In the gospel of John, this is the miracle of Jesus’ salvation.  The miracle is not that God suspended the laws of physics; the miracle is that in changing water to wine, Jesus opened a doorway of understanding between our hearts and the deep saving love of God that we experience through Christ. 

“Jesus did this,” John says, “the first of his signs, in Cana of Galilee, and revealed his glory; and his disciples believed in him.”

Every time Jesus does something that we would call a miracle, John calls it a sign because the gospel writer knew that Jesus wasn’t interested in doing magic tricks; Jesus was here to embody God’s love for us and direct our eyes to a new and deeper way of living.  In John, a miracle is any moment in which a doorway opens between your heart and the deep saving love of God.  A miracle is any time when you suddenly experience the fullness of God’s grace and your ordinary life of clay and water is suddenly transformed into wine. 

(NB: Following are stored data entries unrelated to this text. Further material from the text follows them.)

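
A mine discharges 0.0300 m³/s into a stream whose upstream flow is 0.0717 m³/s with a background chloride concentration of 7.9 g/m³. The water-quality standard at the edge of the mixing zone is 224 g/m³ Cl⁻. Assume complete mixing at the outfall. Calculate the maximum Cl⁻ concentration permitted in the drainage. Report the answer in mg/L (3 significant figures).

740 mg/L

Mass balance: 224·0.1017 = 0.03·Cₑ + 0.0717·7.9.
Cₑ = (22.78 − 0.5664) / 0.03 = 740.5 mg/L.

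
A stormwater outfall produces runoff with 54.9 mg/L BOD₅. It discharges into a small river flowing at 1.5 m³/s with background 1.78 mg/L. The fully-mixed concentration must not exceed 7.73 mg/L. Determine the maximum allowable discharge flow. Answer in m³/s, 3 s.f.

0.189 m³/s

Mass balance at complete mixing: C_std·(Q_w + Q_r) = Q_w·C_e + Q_r·C_b.
Rearranging, Q_w = Q_r·(C_std − C_b)/(C_e − C_std) = 1.5·(7.73 − 1.78) / (54.9 − 7.73) = 0.1892 m³/s.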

In his book, The 7 Habits of Highly Effective People, Stephen Covey tells of spending an evening out with his two young sons. After enjoying a number of activities together, they ended the day with a movie.  Four-year-old Sean fell asleep in the theater and when the movie was over Covey picked up Sean in his arms, carried him to the car, and laid him in the back seat.  Six year old Stephen climbed in beside his brother but before Covey closed the door, he took off his coat and arranged it around Sean to keep him warm while he slept.

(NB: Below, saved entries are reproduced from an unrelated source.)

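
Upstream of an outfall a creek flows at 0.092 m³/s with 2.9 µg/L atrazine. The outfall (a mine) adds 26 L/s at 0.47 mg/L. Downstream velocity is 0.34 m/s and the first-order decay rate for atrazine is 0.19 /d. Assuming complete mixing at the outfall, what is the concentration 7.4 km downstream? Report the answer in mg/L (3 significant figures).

26 L/s = 0.026 m³/s.
2.9 µg/L = 0.0029 mg/L.
After complete mixing, C₀ = (0.026·0.47 + 0.092·0.0029) / 0.118 = 0.1058 mg/L.
Travel time t = 7400 m / 0.34 m/s = 2.176e+04 s = 0.2519 d.
C = 0.1058·exp(−0.19·0.2519) = 0.1058·0.9533 = 0.1009 mg/L.

0.101 mg/L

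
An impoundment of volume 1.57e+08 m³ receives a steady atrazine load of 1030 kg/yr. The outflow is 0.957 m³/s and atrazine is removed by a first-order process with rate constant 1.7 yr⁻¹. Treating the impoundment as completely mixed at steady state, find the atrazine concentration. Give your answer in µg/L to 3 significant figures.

Outflow Q = 0.957 m³/s × 3.156e+07 s/yr = 3.02e+07 m³/yr.
Steady-state CSTR mass balance: W = Q·C + k·V·C, so C = W/(Q + kV).
Q + kV = 3.02e+07 + 1.7·1.57e+08 = 2.971e+08 m³/yr.
C = 1030/2.971e+08 = 3.467e-06 kg/m³ = 0.003467 mg/L = 3.467 µg/L.

3.47 µg/L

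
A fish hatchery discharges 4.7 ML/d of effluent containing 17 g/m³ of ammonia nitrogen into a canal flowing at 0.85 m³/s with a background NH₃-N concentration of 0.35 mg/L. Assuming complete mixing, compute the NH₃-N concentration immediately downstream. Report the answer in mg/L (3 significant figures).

1.35 mg/L

4.7 ML/d = 0.0544 m³/s.
Conservation of mass across the mixing zone: C = (0.0544·17 + 0.85·0.35) / (0.0544 + 0.85) = 1.222/0.9044 = 1.351 mg/L.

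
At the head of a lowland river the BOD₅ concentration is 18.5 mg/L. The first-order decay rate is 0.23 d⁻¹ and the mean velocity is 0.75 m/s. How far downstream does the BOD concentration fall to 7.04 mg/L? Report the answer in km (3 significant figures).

272 km

From C = C₀·e^(−kt), t = ln(C₀/C)/k = ln(18.5/7.04)/0.23 = 0.9662/0.23 = 4.201 d.
Distance = v·t = 0.75 m/s × 3.629e+05 s = 2.722e+05 m = 272.2 km.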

Later that evening, when it was time to tuck Stephen into bed, Covey tried to talk to him about their evening to find out what Stephen had liked most of all of the things they had done that day, but Stephen was very quiet and seemed unable to talk.  Suddenly the boy turned over on his side facing the wall, and started to cry.

“What’s wrong, Stephen?  What is it?” asked Covey. The boy turned back, chin quivering, eyes wet with tears. 

“Daddy,” he asked, “if I were cold, would you put your coat around me too?”

Covey wrote, “Of all the events of that special night out together, the most important was a little act of kindness – a momentary, unconscious showing of love to his little brother.”

An act of kindness, an awareness of grace, a word of forgiveness, a gesture of generosity; a moment when a doorway opens between your heart and the deep saving love of God and the ordinary water of your life turns into wine; these are the miracles that we experience through Christ.  These are the signs of his saving presence.  

May all of our lives be filled with such miracles.